Waldenstrom’s Macroglobulinemia Treatment
Waldenstrom’s Macroglobulinemia is a rare, low-grade-lymphoma-type disease accompanied by production of a large amount of a specific type of monoclonal protein, namely an IgM protein. The cancerous cells are plasmacytoid lymphocytes. Patients with Waldenstrom’s macroglobulinemia often develop enlarged organs (liver, spleen or lymph nodes) because neoplastic cells invade these areas. Fatigue and weakness are common symptoms. Patients may develop a hyperviscosity syndrome (thickened blood) due to the large amounts of abnormal protein in the blood. Patients with this syndrome may experience severe lethargy, bleeding, headaches, vision problems, numbness and tingling in hands and feet. The reason that the IgM monoclonal protein behaves differently from the monoclonal protein found in multiple myeloma (IgG or A or D) is that individual molecules of IgM have a tendency to link together, with five IgM molecules clustering to form a super-sized protein.

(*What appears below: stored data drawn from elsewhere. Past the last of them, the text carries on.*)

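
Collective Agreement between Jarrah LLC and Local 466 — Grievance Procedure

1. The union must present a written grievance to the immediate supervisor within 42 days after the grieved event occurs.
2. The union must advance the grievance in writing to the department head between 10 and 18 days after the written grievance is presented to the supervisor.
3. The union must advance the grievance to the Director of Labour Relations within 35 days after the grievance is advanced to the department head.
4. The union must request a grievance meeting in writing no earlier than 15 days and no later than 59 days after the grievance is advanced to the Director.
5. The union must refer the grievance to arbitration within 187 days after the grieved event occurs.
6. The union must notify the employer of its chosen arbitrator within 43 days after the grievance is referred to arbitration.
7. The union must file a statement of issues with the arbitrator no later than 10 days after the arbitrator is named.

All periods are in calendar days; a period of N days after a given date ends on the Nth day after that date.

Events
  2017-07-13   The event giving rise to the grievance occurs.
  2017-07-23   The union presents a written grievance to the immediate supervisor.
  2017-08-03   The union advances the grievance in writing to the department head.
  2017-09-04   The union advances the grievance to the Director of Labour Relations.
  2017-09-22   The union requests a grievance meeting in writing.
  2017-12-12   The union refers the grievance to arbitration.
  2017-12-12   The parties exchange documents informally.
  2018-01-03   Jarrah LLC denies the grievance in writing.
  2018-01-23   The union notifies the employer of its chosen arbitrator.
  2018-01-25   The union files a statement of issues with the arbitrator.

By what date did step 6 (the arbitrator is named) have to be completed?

Step 6 runs from 2017-12-12, when the grievance is referred to arbitration. 43 days after 2017-12-12 is 2018-01-24.

2018-01-24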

Blood tests are performed to diagnose and evaluate Waldenstrom’s macroglobulinemia. A bone marrow biopsy and aspirate is performed to assess the degree of marrow infiltration by the cancer cells. In addition, measurement serum viscosity documents the degree of blood thickness. Patients with symptoms of hyperviscosity may need plasmapheresis. This procedure removes the abnormal protein from bloodstream by removing the patient’s plasma, where the abnormal proteins reside. Definitive therapy is with chemotherapy or a combination of chemotherapy and immunotherapy.